Pourquoi ai-je de meilleurs idées en marchant ?

La marche active permet une meilleure oxygénation, la libération de certains neurotransmetteurs comme l'ocytocine ou bien la sérotonine. La marche permet de réduire le stress et abaisser le cortisol pour calmer le système nerveux. 

​​​​​​​Cela favorise des idées plus claires et moins dans la réaction pour permettre d'être plus dans l'action et la prise de décision.

Marcher remplace-t-il une séance de coaching ?

Evidemment non. La marche a des bienfaits indéniables sur la santé physique et mentale. Cependant, un accompagnement ciblé sur la personne, ses traits de caractères, ses croyances, son histoire personnelle peut s'avérer nécessaire pour une évolution de vie pleine et entière. 

Petit bonus FAQ 

​​​​​​​Une expérience de Marily Oppezzo et Daniel Schwartz a montré que marcher stimule la créativité. Les participants devaient réaliser des tâches de pensées divergente, consistant à trouver le plus d'idées originales possible. Ceux qui marchaient, que ce soit sur un tapis roulant ou en extérieur, produisaient davantage d'idées créatives que ceux qui restaient assis. 

Les effets persistaient même juste après la marche, suggérant que l'activité physique favorise temporairement la génération d'idées. 

​​​​​​​Est-ce que cette expérience nous dit tout sur la marche et tous ses bienfaits ? Non bien sur, mais elle montre une chose : marcher est utile pour associer les idées entre elles. 

Quelques pistes simples à expérimenter 

Si tu sens que tu tournes en rond face à une difficulté, tu peux essayer :

  • marcher une quinzaine de minutes sans écouter de podcast ni consulter ton téléphone ;
  • ​​​​​​​observer volontairement ce qui t'entoure plutôt que de ruminer ;
  • noter les idées qui émergent en rentrant ;
  • accepter que certaines réponses mettent du temps à apparaitre.

Curieusement, c'est parfois lorsque l'on cesse de vouloir absolument trouver une solution que notre cerveau commence à envisager d'autres possibilités.

​​​​​​​Conclusion 

Nous avons souvent appris à considérer que réfléchir consistait avant à rester assis devant un bureau.

​​​​​​​Pour autant, notre manière de penser dépend aussi de notre corps, de nos mouvements et de notre environnement.

Marcher ne remplace ni une réflexion approfondie ni un accompagnement lorsque cela est nécessaire.

D'un autre côté, elle nous rappelle une idée significative : notre cerveau ne fonctionne jamais seul. 

Comprendre cela permet souvent de porter un regard différent sur notre difficultés. 

Et parfois, ce simple changement de perspective est déjà le premier pas vers une solution. 

Le savais-tu ?

Pour le cerveau, penser est une action...mais ce n'est pas la seule.

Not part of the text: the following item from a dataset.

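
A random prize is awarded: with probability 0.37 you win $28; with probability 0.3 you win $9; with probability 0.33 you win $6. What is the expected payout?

15.04

E[payout] = 28·0.37 + 9·0.3 + 6·0.33
 = 10.36 + 2.7 + 1.98
 = 15.04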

Il ne fait pas la différence entre faire réellement l'action et imaginer faire l'action.

​​​​​​​Notre manière de réfléchir est influencée par notre posture, nos mouvements, notre respiration et notre milieu environnant. C'est l'un des principes de la cognition incarnée : nos pensées ne naissent pas uniquement des notre cerveau, mais émergent aussi de nos interactions avec le monde qui nous entoure.